From this point of view automated decisions may bring fundamental changes to the principle of rule of law. Citizens as well as democratically elected authorities find it very difficult to understand computer systems. Very often it is hard to asses what type of consequences systems might bring and if there is some risk for fundamental rights. American mathematician and blogger Cathy O’Neil simply calls automated systems ‘weapons of math destruction’. By describing various algorithms – in employment, banking, and academia – O’Neil shows that algorithms govern many areas of today’s world, but instead of bringing more objectivity, they are often just dangerous and unjust.
New solutions needed?
How can we counter and possibly prevent these negative effects of using different mathematical models for automatic decision-making? Here, the GDPR can help. Generally, the GDPR prohibits the use of automated decision-making if it has legal consequences for the person whose data are concerned or if it affects this person in other significant ways.
But there are some broad exceptions:
- Algorithmic decision-making is allowed when it is justified by a specific law (e.g. member state or EU law).
- It is also allowed after receiving an individual’s explicit consent.
- Moreover, it is allowed if it is needed for establishing or obliging a contract.
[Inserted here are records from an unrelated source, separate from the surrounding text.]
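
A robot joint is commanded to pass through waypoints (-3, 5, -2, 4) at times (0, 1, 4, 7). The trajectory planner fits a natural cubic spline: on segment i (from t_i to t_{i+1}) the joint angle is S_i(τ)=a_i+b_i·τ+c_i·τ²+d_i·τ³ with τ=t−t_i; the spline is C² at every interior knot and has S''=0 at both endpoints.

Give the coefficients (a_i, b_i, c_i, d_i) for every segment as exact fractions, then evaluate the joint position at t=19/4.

  seg 0: a=-3 b=833/87 c=0 d=-137/87
  seg 1: a=5 b=422/87 c=-137/29 d=608/783
  seg 2: a=-2 b=-220/87 c=197/87 d=-197/783
S(19/4) = -5065/1856

Δ: Δ0=8, Δ1=-7/3, Δ2=2
row 1: diag=8, rhs=-62; c'=3/8, d'=-31/4
row 2: denom=12−3·3/8=87/8; d'=(26−3·-31/4)/(87/8)=394/87
back: M2=394/87
back: M1=-31/4−3/8·394/87=-274/29
M: M0=0, M1=-274/29, M2=394/87, M3=0
seg 0: a=-3, c=M0/2=0, d=(M1−M0)/(6·1)=-137/87, b=Δ0−h0·(2M0+M1)/6=833/87
seg 1: a=5, c=M1/2=-137/29, d=(M2−M1)/(6·3)=608/783, b=Δ1−h1·(2M1+M2)/6=422/87
seg 2: a=-2, c=M2/2=197/87, d=(M3−M2)/(6·3)=-197/783, b=Δ2−h2·(2M2+M3)/6=-220/87
t_q=19/4 → seg 2, τ=3/4; S=-2+-220/87·τ+197/87·τ²+-197/783·τ³=-5065/1856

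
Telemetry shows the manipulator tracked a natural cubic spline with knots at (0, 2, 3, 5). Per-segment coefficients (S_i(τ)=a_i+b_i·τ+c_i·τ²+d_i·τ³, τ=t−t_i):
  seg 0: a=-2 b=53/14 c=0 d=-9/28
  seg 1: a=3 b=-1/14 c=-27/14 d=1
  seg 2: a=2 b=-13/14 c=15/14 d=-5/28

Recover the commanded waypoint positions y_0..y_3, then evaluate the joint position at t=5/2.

y_0=-2 y_1=3 y_2=2 y_3=3
S(5/2) = 73/28

y_0 = S_0(0) = a_0 = -2
y_1 = S_1(0) = a_1 = 3
y_2 = S_2(0) = a_2 = 2
y_3 = S_2(2) = 3
t_q=5/2 is in segment 1 (τ=1/2); S_1(τ)=73/28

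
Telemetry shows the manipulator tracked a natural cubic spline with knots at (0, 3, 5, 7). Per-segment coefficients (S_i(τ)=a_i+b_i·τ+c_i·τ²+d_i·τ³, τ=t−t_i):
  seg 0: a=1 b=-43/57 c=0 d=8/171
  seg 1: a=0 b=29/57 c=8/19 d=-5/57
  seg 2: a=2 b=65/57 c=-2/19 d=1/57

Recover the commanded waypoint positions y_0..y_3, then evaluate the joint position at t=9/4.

y_0=1 y_1=0 y_2=2 y_3=4
S(9/4) = -25/152

y_0 = S_0(0) = a_0 = 1
y_1 = S_1(0) = a_1 = 0
y_2 = S_2(0) = a_2 = 2
y_3 = S_2(2) = 4
t_q=9/4 is in segment 0 (τ=9/4); S_0(τ)=-25/152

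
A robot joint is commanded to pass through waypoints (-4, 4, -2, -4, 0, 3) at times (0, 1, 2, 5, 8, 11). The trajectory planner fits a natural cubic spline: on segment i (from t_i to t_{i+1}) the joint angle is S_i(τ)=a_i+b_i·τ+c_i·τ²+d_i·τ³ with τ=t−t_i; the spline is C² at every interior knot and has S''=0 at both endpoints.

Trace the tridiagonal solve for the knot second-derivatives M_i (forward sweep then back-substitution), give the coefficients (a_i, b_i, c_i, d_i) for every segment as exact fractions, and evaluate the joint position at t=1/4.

Δ: Δ0=8, Δ1=-6, Δ2=-2/3, Δ3=4/3, Δ4=1
row 1: diag=4, rhs=-84; c'=1/4, d'=-21
row 2: denom=8−1·1/4=31/4; d'=(32−1·-21)/(31/4)=212/31
row 3: denom=12−3·12/31=336/31; d'=(12−3·212/31)/(336/31)=-11/14
row 4: denom=12−3·31/112=1251/112; d'=(-2−3·-11/14)/(1251/112)=40/1251
back: M4=40/1251
back: M3=-11/14−31/112·40/1251=-994/1251
back: M2=212/31−12/31·-994/1251=2980/417
back: M1=-21−1/4·2980/417=-9502/417
M: M0=0, M1=-9502/417, M2=2980/417, M3=-994/1251, M4=40/1251, M5=0
seg 0: a=-4, c=M0/2=0, d=(M1−M0)/(6·1)=-4751/1251, b=Δ0−h0·(2M0+M1)/6=14759/1251
seg 1: a=4, c=M1/2=-4751/417, d=(M2−M1)/(6·1)=6241/1251, b=Δ1−h1·(2M1+M2)/6=506/1251
seg 2: a=-2, c=M2/2=1490/417, d=(M3−M2)/(6·3)=-4967/11259, b=Δ2−h2·(2M2+M3)/6=-9277/1251
seg 3: a=-4, c=M3/2=-497/1251, d=(M4−M3)/(6·3)=517/11259, b=Δ3−h3·(2M3+M4)/6=2642/1251
seg 4: a=0, c=M4/2=20/1251, d=(M5−M4)/(6·3)=-20/11259, b=Δ4−h4·(2M4+M5)/6=1211/1251
t_q=1/4 → seg 0, τ=1/4; S=-4+14759/1251·τ+0·τ²+-4751/1251·τ³=-29621/26688

  seg 0: a=-4 b=14759/1251 c=0 d=-4751/1251
  seg 1: a=4 b=506/1251 c=-4751/417 d=6241/1251
  seg 2: a=-2 b=-9277/1251 c=1490/417 d=-4967/11259
  seg 3: a=-4 b=2642/1251 c=-497/1251 d=517/11259
  seg 4: a=0 b=1211/1251 c=20/1251 d=-20/11259
S(1/4) = -29621/26688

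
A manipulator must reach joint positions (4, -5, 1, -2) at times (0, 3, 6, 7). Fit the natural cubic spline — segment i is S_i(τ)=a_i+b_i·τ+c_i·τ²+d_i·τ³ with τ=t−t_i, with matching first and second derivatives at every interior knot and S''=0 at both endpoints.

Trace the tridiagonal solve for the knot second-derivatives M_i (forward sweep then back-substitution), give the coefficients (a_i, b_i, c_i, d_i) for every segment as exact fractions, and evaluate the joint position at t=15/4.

  seg 0: a=4 b=-142/29 c=0 d=55/261
  seg 1: a=-5 b=23/29 c=55/29 d=-130/261
  seg 2: a=1 b=-37/29 c=-75/29 d=25/29
S(15/4) = -3293/928

Δ: Δ0=-3, Δ1=2, Δ2=-3
row 1: diag=12, rhs=30; c'=1/4, d'=5/2
row 2: denom=8−3·1/4=29/4; d'=(-30−3·5/2)/(29/4)=-150/29
back: M2=-150/29
back: M1=5/2−1/4·-150/29=110/29
M: M0=0, M1=110/29, M2=-150/29, M3=0
seg 0: a=4, c=M0/2=0, d=(M1−M0)/(6·3)=55/261, b=Δ0−h0·(2M0+M1)/6=-142/29
seg 1: a=-5, c=M1/2=55/29, d=(M2−M1)/(6·3)=-130/261, b=Δ1−h1·(2M1+M2)/6=23/29
seg 2: a=1, c=M2/2=-75/29, d=(M3−M2)/(6·1)=25/29, b=Δ2−h2·(2M2+M3)/6=-37/29
t_q=15/4 → seg 1, τ=3/4; S=-5+23/29·τ+55/29·τ²+-130/261·τ³=-3293/928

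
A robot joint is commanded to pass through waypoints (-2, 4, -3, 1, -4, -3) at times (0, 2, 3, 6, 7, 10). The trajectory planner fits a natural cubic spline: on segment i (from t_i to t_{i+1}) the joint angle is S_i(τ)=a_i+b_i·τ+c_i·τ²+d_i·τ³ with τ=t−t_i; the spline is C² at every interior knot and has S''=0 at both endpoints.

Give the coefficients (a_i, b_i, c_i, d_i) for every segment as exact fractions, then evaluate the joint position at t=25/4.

Δ: Δ0=3, Δ1=-7, Δ2=4/3, Δ3=-5, Δ4=1/3
row 1: diag=6, rhs=-60; c'=1/6, d'=-10
row 2: denom=8−1·1/6=47/6; d'=(50−1·-10)/(47/6)=360/47
row 3: denom=8−3·18/47=322/47; d'=(-38−3·360/47)/(322/47)=-1433/161
row 4: denom=8−1·47/322=2529/322; d'=(32−1·-1433/161)/(2529/322)=4390/843
back: M4=4390/843
back: M3=-1433/161−47/322·4390/843=-8144/843
back: M2=360/47−18/47·-8144/843=3192/281
back: M1=-10−1/6·3192/281=-3342/281
M: M0=0, M1=-3342/281, M2=3192/281, M3=-8144/843, M4=4390/843, M5=0
seg 0: a=-2, c=M0/2=0, d=(M1−M0)/(6·2)=-557/562, b=Δ0−h0·(2M0+M1)/6=1957/281
seg 1: a=4, c=M1/2=-1671/281, d=(M2−M1)/(6·1)=1089/281, b=Δ1−h1·(2M1+M2)/6=-1385/281
seg 2: a=-3, c=M2/2=1596/281, d=(M3−M2)/(6·3)=-8860/7587, b=Δ2−h2·(2M2+M3)/6=-1460/281
seg 3: a=1, c=M3/2=-4072/843, d=(M4−M3)/(6·1)=2089/843, b=Δ3−h3·(2M3+M4)/6=-744/281
seg 4: a=-4, c=M4/2=2195/843, d=(M5−M4)/(6·3)=-2195/7587, b=Δ4−h4·(2M4+M5)/6=-4109/843
t_q=25/4 → seg 3, τ=1/4; S=1+-744/281·τ+-4072/843·τ²+2089/843·τ³=1347/17984

  seg 0: a=-2 b=1957/281 c=0 d=-557/562
  seg 1: a=4 b=-1385/281 c=-1671/281 d=1089/281
  seg 2: a=-3 b=-1460/281 c=1596/281 d=-8860/7587
  seg 3: a=1 b=-744/281 c=-4072/843 d=2089/843
  seg 4: a=-4 b=-4109/843 c=2195/843 d=-2195/7587
S(25/4) = 1347/17984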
In the context of these broad exceptions, some safeguards still will be needed to reinforce consumer and citizens’ interests. This is facilitated by the right to obtain human intervention, the right to express one’s point of view and the right to contest the automated decision. However, experts from the Oxford Internet Institute said that these provisions are not sufficient and will not result in effective protections against harmful algorithms. What they propose is to introduce a separate right to receive an explanation how the algorithms work and how a specific decision was made.
Another solution is to create a special regulatory or supervisory agency that would have powers to audit algorithms. One of the advocates of this idea is Ben Shneiderman, professor at the University of Maryland. He compares such a future agency to the National Transportation Safety Board – a US agency that is responsible for investigating civil transportation accidents. In his opinion such institutions should have power to license algorithms, monitor their use and conduct investigations when there are suspicions that the algorithm may have negative consequences. Additionally, Danielle Citron and Frank Pasquale argue that publicly used algorithms should be evaluated regarding their discrimination risks. Automated systems would only be able to operate once evaluated by the independent auditors or appropriate institution.
Of course, these ideas involve many difficulties and questions, such as the very definition of the concept of the algorithm. Nevertheless, it is precisely these propositions that politicians in Europe and in the United States are likely to consider in the nearest future.
This post gives the views of the author and does not represent the position of the LSE Media Policy Project blog, nor of the London School of Economics and Political Science.